Okay, this has been eating at me for a while now. I want very badly to model a fictional vehicle, but the only reference I have is concept art that only shows it from 3/4 views. So, I'm wondering, for the sake of my sanity and the burning desire to make this asset, is there a way to block out a model with only the concept art and no orthogonal reference to determine proportion? I'm sure I can't get the proper reference because it's from a game in development. I want it to be accurate to the concept.

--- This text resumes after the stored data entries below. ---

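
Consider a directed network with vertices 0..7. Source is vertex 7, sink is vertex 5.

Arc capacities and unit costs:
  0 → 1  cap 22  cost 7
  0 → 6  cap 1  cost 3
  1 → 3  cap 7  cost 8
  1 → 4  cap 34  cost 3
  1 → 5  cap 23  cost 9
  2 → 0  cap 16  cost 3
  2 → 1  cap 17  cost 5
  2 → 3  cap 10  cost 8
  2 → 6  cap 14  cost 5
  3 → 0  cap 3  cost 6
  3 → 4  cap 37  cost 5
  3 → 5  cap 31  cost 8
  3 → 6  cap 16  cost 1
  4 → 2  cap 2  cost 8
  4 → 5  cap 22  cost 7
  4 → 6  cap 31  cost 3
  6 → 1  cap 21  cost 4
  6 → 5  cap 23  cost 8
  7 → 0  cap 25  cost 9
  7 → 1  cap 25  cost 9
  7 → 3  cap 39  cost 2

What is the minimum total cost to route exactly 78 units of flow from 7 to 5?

Minimum cost for 78 units: 1208

shortest-cost path #1: 7→3→5 push 31 @ unit cost 10 (adds 310)
shortest-cost path #2: 7→3→6→5 push 8 @ unit cost 11 (adds 88)
shortest-cost path #3: 7→1→5 push 23 @ unit cost 18 (adds 414)
shortest-cost path #4: 7→1→4→5 push 2 @ unit cost 19 (adds 38)
shortest-cost path #5: 7→0→6→5 push 1 @ unit cost 20 (adds 20)
shortest-cost path #6: 7→0→1→4→5 push 13 @ unit cost 26 (adds 338)
total cost = 1208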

The asset in question is this:
http://www.swtor.com/media/concepts/jedi-starship
I feel like I
must model this. It's been dominating my thoughts for the past three days and I can't get it out of my mind. Please help.
Replies
most of the time I just wing it, I rarely get anything more than a 3/4 view concept to work from.
There is a reason that when you see game environments and concept art, there are differences between the two. Some things you just have to interpret yourself when the concept isn't clear, and more often than not the concept is going to have perspective issues that you also need to re-interpret.

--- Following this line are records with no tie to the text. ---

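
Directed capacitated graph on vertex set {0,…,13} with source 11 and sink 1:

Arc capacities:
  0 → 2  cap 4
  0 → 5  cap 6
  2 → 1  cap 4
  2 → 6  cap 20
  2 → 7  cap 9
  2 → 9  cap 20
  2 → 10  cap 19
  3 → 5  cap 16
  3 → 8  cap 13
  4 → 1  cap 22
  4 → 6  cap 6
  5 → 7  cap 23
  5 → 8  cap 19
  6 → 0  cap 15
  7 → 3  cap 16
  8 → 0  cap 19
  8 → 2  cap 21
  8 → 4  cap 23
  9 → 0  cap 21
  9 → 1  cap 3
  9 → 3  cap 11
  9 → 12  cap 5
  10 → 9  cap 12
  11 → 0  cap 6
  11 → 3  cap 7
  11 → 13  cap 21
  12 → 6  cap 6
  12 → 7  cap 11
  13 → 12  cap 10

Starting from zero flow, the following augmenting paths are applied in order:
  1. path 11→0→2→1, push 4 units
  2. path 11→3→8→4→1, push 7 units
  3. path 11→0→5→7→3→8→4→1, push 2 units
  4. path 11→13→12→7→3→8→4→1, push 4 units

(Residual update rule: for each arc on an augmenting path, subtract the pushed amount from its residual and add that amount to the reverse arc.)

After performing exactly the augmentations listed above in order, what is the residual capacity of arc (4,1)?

after path 1 (11→0→2→1, push 4): res(4,1)=22
after path 2 (11→3→8→4→1, push 7): res(4,1)=15
after path 3 (11→0→5→7→3→8→4→1, push 2): res(4,1)=13
after path 4 (11→13→12→7→3→8→4→1, push 4): res(4,1)=9

Residual capacity of (4,1): 9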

It'd be a waste of time to ask the concept artist about every little detail they didn't draw and ask 'What did you want to do here/what is this supposed to be?', so 3D artists model based on their interpretations. It's a valuable skill to acquire; being true to the concept art while still adding to it.
It's such a useful skill to have when starting modeling a shape.
these are the general principles, I'm sure there are better tutorials out there but I just did a quick google for you;
blender
http://vimeo.com/11336409
sketchup (this is actually the easiest one I've found)
http://sketchup.google.com/support/bin/answer.py?answer=94921
max
http://www.cgdigest.com/camera-match-tutorial/
Eye for proportion is one of the hardest things to learn, but try and build it by feeling, look back at what you did and if it matches up. Scale some stuff if needed, and make sure your blockout feels about right before you start adding any detail.
Try to not be limited by the amount of refs, most tasks for me start with just an idea of a single photo. Do it do it.
So far I have humans (several style versions) cars (lorry, car, bike, etc) and so on. Whenever I see something I would like to model, I try and see what the sources are (a bike, even sci-fi one can only get so big or small) as well if there are any scale life references I can use.
After that, I pop in the closest object I have, clone a copy and work on that one leaving the original intact as my in scene reference size (with a blueprint behind it of the image). Worked well for me so far.